19.    Macready, the celebrated tragedian, described Bunn at this time as living on the price of his wife's infamy.  The poet's wife, it was alleged, was loaned to the peer for a handsome consideration.

20.    Grantley Berkeley's blackguardism is another story.  The facts of the matter, or some of them, have been pieced together in a letter from an old friend in Chicago—Mr. James Charlton, the doyen of American passenger agents.  What follows is a mere re-arrangement of Mr. Charlton's narrative.

    William Maginn, the Captain Shandon of Thackeray's "Pendennis," and peradventure the "most protean genius that ever appeared in literature," was a writer in Fraser's Magazine, as well as one of the largest contributors to the "Noctes Ambrosiana" in Blackwood.  It was in the former capacity that he came into conflict with the Hon. Grantley Fitzhardinge Berkeley.

    Grantley wrote a novel entitled "Berkeley Castle," which was reviewed and scarified by Maginn in No. 123 of Fraser's Magazine.  The author of the novel took his revenge on the publisher of the magazine.  Fraser was physically weak, while his assailant was physically powerful.  The result was that Fraser never recovered from the shock of that brutal assault, and finally died of it.  An action at law cost Berkeley £100, and a cross-action, Berkeley v. Fraser, ended in a verdict for forty shillings.

    The legal proceedings were followed by a duel.  Maginn acknowledged the authorship of the article in Fraser.  Then came "coffee and pistols for two," Honour was satisfied when the heel of Maginn's boot and the collar of Berkeley's coat were both grazed.

    Failing to shoot his critic, Grantley Berkeley did his best and wickedest to blast the reputation of an innocent girl.  Years after, when he came to write his "Reminiscences," he wove together a tissue of falsehoods and misrepresentations relating to Maginn and Miss Landon, the unfortunate L. E. L.

    The story of L. E. L. is one of the saddest in English literature.  Miss Landon was at one time engaged to John Forster, the biographer of Dickens.  As Forster "never hesitated to correct Dickens, or anybody else, about almost everything, and as he knew everything and a great deal more, and had absolute faith in his own point of view and in nobody else's," it is doubtful whether the gentle poetess would have had a happy life with him.  Anyway, affected by the slanders which "spiteful scoundrels" like Grantley Berkeley had circulated about her, Miss Landon declined the offer of Forster's hand.  Afterwards she went to Cape Coast Castle.

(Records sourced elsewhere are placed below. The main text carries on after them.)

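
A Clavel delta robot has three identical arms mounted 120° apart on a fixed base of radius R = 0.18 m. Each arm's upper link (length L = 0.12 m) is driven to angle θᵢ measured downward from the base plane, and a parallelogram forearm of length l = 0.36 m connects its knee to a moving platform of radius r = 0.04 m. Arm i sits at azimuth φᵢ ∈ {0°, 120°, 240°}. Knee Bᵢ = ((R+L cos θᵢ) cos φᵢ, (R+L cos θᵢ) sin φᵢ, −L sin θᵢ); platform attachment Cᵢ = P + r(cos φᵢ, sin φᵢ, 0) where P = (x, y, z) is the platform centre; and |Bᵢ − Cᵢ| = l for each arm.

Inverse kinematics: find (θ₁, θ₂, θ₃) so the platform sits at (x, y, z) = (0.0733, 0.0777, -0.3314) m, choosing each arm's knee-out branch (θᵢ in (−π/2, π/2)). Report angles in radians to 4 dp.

θ₁ = 0.2617, θ₂ = 0.5238, θ₃ = 1.2220

rotate P by −φ1: (0.0733, 0.0777, -0.3314)
  A cos θ + B sin θ = C:  0.0667·cos θ + -0.3314·sin θ = -0.0213
  γ=atan2(-0.3314,0.0667)=-1.3722;  ψ=arccos(-0.0630)=1.6338;  θ1=γ+ψ≈0.2617
φ2=120.0° → target in arm frame (0.0306, -0.1023)
  e−x'=0.1094;  (l²−L²−(e−x')²−y'²−z²)/2L = -0.0711
  γ=atan2(-0.3314,0.1094)=-1.2521;  ψ=arccos(-0.2037)=1.7759;  θ2=γ+ψ≈0.5238
arm 3 (φ=240.0°): x'=-0.1039, y'=0.0246
  A cos θ + B sin θ = C:  0.2439·cos θ + -0.3314·sin θ = -0.2281
  γ=atan2(-0.3314,0.2439)=-0.9363;  ψ=arccos(-0.5543)=2.1583;  θ3=γ+ψ≈1.2220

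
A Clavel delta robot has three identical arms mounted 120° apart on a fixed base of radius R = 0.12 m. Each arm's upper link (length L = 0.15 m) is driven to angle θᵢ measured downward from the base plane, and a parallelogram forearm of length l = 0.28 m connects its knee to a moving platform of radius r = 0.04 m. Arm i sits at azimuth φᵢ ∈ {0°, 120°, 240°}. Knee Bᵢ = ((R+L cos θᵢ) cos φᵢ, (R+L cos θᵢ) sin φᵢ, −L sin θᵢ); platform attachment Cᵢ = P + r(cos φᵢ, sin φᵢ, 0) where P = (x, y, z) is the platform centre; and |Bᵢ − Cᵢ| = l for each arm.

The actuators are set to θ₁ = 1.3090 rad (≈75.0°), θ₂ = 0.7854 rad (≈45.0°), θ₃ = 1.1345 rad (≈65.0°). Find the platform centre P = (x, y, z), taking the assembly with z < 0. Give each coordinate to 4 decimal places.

(-0.0566, 0.0453, -0.3584)

φ1=0.0°: virtual centre (0.1188, 0.0000, -0.1449), radius l
O2 = (0.1861·cos120.0°, 0.1861·sin120.0°, -0.1061) = (-0.0930, 0.1611, -0.1061)
O3 = (0.1434·cos240.0°, 0.1434·sin240.0°, -0.1359) = (-0.0717, -0.1242, -0.1359)
eliminate P² terms by subtracting sphere 1 from 2 and 3
plane₁₂: -0.4237x+0.3223y+0.0776z = 0.0108
Cramer: x(z) = -0.0173+0.1098z;  y(z) = 0.0107-0.0965z
into |P−O₁|² = l²: 1.0214z² + 0.2578z + -0.0388 = 0;  Δ = 0.2249;  z = -0.3584 or 0.1059 → z<0 root = -0.3584
x = -0.0566, y = 0.0453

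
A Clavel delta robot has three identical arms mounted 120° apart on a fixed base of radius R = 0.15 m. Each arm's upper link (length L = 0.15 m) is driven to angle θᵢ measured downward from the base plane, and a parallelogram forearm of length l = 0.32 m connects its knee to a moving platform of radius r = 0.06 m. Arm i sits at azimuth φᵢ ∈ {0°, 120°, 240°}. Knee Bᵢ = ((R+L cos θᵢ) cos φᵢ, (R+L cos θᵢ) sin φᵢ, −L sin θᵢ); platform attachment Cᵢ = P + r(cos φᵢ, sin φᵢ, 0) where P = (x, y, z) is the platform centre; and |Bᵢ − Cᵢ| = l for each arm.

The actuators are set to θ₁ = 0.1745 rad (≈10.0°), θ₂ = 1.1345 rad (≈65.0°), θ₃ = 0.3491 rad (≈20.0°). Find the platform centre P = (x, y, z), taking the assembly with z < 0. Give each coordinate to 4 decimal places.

(0.0803, -0.1028, -0.2850)

S1 = (0.2377·cos0.0°, 0.2377·sin0.0°, -0.0260) = (0.2377, 0.0000, -0.0260)
arm 2 at φ=120.0°: ρ2 = 0.1534;  S2 = (-0.0767, 0.1328, -0.1359)
S3 = (0.2310·cos240.0°, 0.2310·sin240.0°, -0.0513) = (-0.1155, -0.2000, -0.0513)
|S₂|²−|S₁|² = -0.0152;  |S₃|²−|S₁|² = -0.0012
[-0.6288 0.2657 -0.2198]·P = -0.0152;  [-0.7064 -0.4000 -0.0505]·P = -0.0012
det = 0.4392;  x = 0.0146+-0.2308z,  y = -0.0227+0.2812z
quadratic in z: (1.1323)z²+(0.1423)z+(-0.0514)=0, √Δ=0.5031 → z ∈ {-0.2850, 0.1593}; z = -0.2850 (taking z<0)
x = 0.0803, y = -0.1028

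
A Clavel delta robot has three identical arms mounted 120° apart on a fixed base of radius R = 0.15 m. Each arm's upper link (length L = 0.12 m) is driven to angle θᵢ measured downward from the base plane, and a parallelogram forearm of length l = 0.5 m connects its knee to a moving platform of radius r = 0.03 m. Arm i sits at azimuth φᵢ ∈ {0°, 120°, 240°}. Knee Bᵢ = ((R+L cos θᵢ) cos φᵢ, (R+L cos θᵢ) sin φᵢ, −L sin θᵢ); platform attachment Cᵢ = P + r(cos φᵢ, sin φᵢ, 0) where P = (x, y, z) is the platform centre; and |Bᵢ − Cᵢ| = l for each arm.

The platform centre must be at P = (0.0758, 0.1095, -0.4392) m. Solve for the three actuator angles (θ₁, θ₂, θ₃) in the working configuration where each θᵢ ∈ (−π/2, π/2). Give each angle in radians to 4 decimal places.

θ₁ = -0.1746, θ₂ = -0.0869, θ₃ = 0.6981

φ1=0.0° → target in arm frame (0.0758, 0.1095)
  A cos θ + B sin θ = C:  0.0442·cos θ + -0.4392·sin θ = 0.1198
  γ=atan2(-0.4392,0.0442)=-1.4705;  ψ=arccos(0.2715)=1.2959;  θ1=γ+ψ≈-0.1746
rotate P by −φ2: (0.0569, -0.1204, -0.4392)
  A=0.0631, B=-0.4392, C=(l²−L²−A²−y'²−z²)/(2L)=0.1010
  γ=atan2(-0.4392,0.0631)=-1.4282;  ψ=arccos(0.2275)=1.3412;  θ2=γ+ψ≈-0.0869
arm 3 (φ=240.0°): x'=-0.1327, y'=0.0109
  A cos θ + B sin θ = C:  0.2527·cos θ + -0.4392·sin θ = -0.0887
  θ3 = atan2(B,A) + arccos(C/0.5067) = 0.6981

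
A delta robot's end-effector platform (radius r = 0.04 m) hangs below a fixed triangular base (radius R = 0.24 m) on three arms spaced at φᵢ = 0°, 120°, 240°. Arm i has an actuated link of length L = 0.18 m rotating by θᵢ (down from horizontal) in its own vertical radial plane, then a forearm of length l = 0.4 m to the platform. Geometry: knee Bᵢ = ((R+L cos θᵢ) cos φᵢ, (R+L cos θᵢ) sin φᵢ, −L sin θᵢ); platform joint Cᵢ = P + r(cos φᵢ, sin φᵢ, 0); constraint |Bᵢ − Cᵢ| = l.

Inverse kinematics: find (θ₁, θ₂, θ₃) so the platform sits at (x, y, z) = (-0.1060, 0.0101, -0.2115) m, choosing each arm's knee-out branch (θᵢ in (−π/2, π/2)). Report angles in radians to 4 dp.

rotate P by −φ1: (-0.1060, 0.0101, -0.2115)
  e−x'=0.3060;  (l²−L²−(e−x')²−y'²−z²)/2L = -0.0302
  √(A²+B²)=0.3720;  θ1 = -0.6048+1.6521 ≈ 1.0473
φ2=120.0° → target in arm frame (0.0617, 0.0867)
  e−x'=0.1383;  (l²−L²−(e−x')²−y'²−z²)/2L = 0.1562
  θ2 = atan2(B,A) + arccos(C/0.2527) = -0.0874
rotate P by −φ3: (0.0443, -0.0968, -0.2115)
  A=0.1557, B=-0.2115, C=(l²−L²−A²−y'²−z²)/(2L)=0.1368
  √(A²+B²)=0.2627;  θ3 = -0.9361+1.0232 ≈ 0.0871

θ₁ = 1.0473, θ₂ = -0.0874, θ₃ = 0.0871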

The mystery of her death there has never been satisfactorily solved.

    Ernest Jones, subsequent to his release from prison, published several poetical pieces in his "Notes to the People."  One was entited "The New World," which, during the Indian Mutiny, he re-issued under the more attractive title of "The Revolt of Hindostan."  In the original publication the following four lines occur:—

Pale rose an anxious face from Niger's wave,
And murdered Park one groan of anguish gave;
While distant ocean, starting at the knell,
Washed from its sands the letters L. E. L.

    Grantley Berkeley died on February 23rd, 1881, at the age of eighty-one.  Ten years before, Mortimer Collins published a novel, "Marquis and Merchant," which he dedicated "to the Hon. Grantley Fitzhardinge Berkeley, who, both in Life and Literature, shows the true meaning of the adage—'Whom the gods love die young.'"  To appreciate the force and sting of the dedication one has to remember that the Honourable Grantley was even then more than seventy years old.